Something moved ahead, and the squawling of children was much closer. Arch knew now that he had picked the right passageway. He brushed against one of the corrugated steel grooves that made up the pipe, leaning against it for support as he made his way along.
He came to another cross passage, looking for that shadow that had moved. It was so dang dark, how could he even tell? The crying seemed like it was coming from up ahead, just a chorus of pitiful wails that sent his heart pittering in a way he hated. He wanted to find those babies, snatch ’em up, make them feel safe, get them out of here.
Arch broke into a jog. He had his sword clutched in hand, tight, fingers digging into the leather that wrapped the hilt. He had to—
Something hit him from the side and sent him wheeling. He slammed into the side of the tunnel and his head flashed with unnatural light. He spun back around, swinging wide, clumsy, and didn’t even see it when something clipped him again in the side of the head.
“You couldn’t just leave me alone,” a voice said, quiet and effete in the darkness. He was a little overweight, gut overhanging his belt, clad in jeans that didn’t fit him well at all. They were far too tight, but the man—demon—had a prissy, angry look on his face. He lashed out at Arch with a kick, hammering him down.
Arch hit the ground hard and thrust the sword out again, but it was knocked aside easily. The demon caught him with a punch to the mouth that sent Arch back against the wall. The corrugated metal thumped against the back of his head, aiding that swirling feeling he was getting. His mind spun. He felt like he was floating, legs rising up over his head, as though he were weightless and floating in space.
“I just wanted to eat in peace!” the demon shouted, echoing down the corridors. “I just … need … to eat …” And it was sniffing him, smacking its lips in his ears. “Maybe a little tartare before the veal …”
*
Even though Hendricks had heard Starling perfectly ape Pike’s voice, that might not have been enough for him—if Pike hadn’t gone and basically proven himself guilty a breath later.
Then the damned sonofabitch went and summoned an armored-shell demon.
Hendricks wasn’t looking forward to this one.
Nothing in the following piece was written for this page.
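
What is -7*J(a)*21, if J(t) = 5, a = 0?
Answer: -735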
The thing looked flat-out mean, had
glowing red eyes, and basically what looked like blackened hull armor from an Abrams tank over every single surface inch of his fucking shell.
About to swear aloud, Hendricks waited just a quarter second, and then the demon spoke.
“Whoa,” the demon said, “am I interrupting something here?” He sounded like a fucking Valley Boy, and even with the horns and the hellacious look, it totally ruined it for Hendricks. A fucking support corps puke wouldn’t have been intimidated by this bitchass.
“Yeah,” Hendricks said, staring him down, “so why don’t you fuck back off to wherever you came from and let us get on with it?”
“I’ve summoned you to offer you sacrifices,” Pike said. The man’s confidence and smugness had grown even further since the arrival of the demon, which Hendricks did not regard as a good thing. “Exactly the kind you prefer—human possessions of a certain age and gender, if you know what I mean.” Pike was practically winking at the fucker. “I’ll even help you set up the dates.”
The demon nodded at him. “You’d do that for me? Extra mile, bro. I like that.” The demon offered a fist like he was going to bump with the shitheel.
“You will leave this place now,” Starling said, and the armored demon did a double-take at her.
“Whoa,” the armored demon said. “Uhm. Yeah.” He looked down at Pike. “I’ma have to decline your deal, bro. Lataz.”
And poof, he was gone again, a black cloud of smoke, and when it cleared—nada.
Pike just stared at where the demon had stood, and the smugness evaporated like a drop of water on a hot sidewalk. He looked right at Hendricks, and his face fell. “Well … shit.”
Hendricks just grinned at him. “You got that right.”